My second big break was that two of my brothers were able to loan me some of the money I needed to keep up with my rent the first half of senior year. Even so, by the end of senior year, I was five months behind in rent.  
 
This was where I got my third big break - my landlord let me carry that debt until I had a full-time job and could pay her back.  She even rented to me again for the following year, deferring the required first month's rent and a security deposit until I found a job, so that I had somewhere to live after graduation. I paid her back in full as soon as possible that first year.
 
Without these big breaks, I don't think I would have finished school or had anywhere to live senior year.

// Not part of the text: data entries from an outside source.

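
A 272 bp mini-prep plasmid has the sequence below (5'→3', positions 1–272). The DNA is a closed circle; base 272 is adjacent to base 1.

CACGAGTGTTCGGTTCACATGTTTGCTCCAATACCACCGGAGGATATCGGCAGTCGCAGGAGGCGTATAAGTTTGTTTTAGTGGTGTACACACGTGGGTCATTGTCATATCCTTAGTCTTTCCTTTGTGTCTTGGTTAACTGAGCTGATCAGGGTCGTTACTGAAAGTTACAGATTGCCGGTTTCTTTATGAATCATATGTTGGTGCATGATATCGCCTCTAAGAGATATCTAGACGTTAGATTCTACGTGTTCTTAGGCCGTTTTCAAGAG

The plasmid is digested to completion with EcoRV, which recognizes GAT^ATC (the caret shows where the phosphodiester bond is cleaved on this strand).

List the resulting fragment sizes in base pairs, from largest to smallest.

167, 89, 16 bp

EcoRV sites (GATATC) start at positions 43, 210, 226.
EcoRV cuts after base 3 of each site, so after positions 45, 212, 228.
Circular molecule, 3 cuts → 3 fragments:
  46–212 → 167 bp
  213–228 → 16 bp
  229–272 then 1–45 → 44 + 45 = 89 bp
Sorted largest to smallest: 167, 89, 16 bp.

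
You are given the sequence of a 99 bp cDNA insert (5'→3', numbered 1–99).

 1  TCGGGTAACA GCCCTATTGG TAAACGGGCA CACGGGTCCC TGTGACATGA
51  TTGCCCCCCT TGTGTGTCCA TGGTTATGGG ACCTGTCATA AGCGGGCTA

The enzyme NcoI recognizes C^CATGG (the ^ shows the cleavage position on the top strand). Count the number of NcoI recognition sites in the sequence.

1

CCATGG occurs starting at position 68.
NcoI cuts at 1 site.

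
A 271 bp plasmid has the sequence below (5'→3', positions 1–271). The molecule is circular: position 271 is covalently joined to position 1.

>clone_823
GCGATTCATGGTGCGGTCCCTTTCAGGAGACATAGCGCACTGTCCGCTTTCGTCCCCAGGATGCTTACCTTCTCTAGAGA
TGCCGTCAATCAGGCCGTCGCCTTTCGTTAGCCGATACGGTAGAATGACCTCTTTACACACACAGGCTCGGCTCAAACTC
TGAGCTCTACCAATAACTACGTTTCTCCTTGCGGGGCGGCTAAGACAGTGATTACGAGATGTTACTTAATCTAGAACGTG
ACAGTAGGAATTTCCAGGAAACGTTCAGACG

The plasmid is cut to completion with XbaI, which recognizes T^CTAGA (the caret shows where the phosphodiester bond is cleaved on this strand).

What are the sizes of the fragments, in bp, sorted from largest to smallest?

XbaI sites (TCTAGA) start at positions 73, 230.
XbaI cuts after the first base of each site, so after positions 73, 230.
Circular molecule, 2 cuts → 2 fragments:
  74–230 → 157 bp
  231–271 then 1–73 → 41 + 73 = 114 bp
Sorted largest to smallest: 157, 114 bp.

157, 114 bp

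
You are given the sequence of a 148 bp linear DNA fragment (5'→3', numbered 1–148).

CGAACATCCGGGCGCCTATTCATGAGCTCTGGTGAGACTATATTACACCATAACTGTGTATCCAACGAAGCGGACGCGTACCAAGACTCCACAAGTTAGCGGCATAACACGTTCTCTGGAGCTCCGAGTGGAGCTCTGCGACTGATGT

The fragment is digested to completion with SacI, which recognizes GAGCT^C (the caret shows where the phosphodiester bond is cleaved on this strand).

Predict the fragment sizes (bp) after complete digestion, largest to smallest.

SacI sites (GAGCTC) start at positions 24, 119, 131.
SacI cuts after base 5 of each site (before the last base), so after positions 28, 123, 135.
Linear molecule, 3 cuts → 4 fragments:
  1–28 → 28 bp
  29–123 → 95 bp
  124–135 → 12 bp
  136–148 → 13 bp
Sorted largest to smallest: 95, 28, 13, 12 bp.

95, 28, 13, 12 bp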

In other words, I would have become homeless. And that possibility was always there in my mind during my early 20s, when I was living paycheck to paycheck, paying back my debts from senior year, and barely scraping by. But instead, because a handful of people were willing to provide needed financial support, I was able to finish school and find a job, and become successful.

And now, in 28 states across the country, foster kids have a chance to do just that, without having to hope that the people around them will come through in a crisis. This is good news for foster kids in those 28 states, but we need the rest of the country to catch up.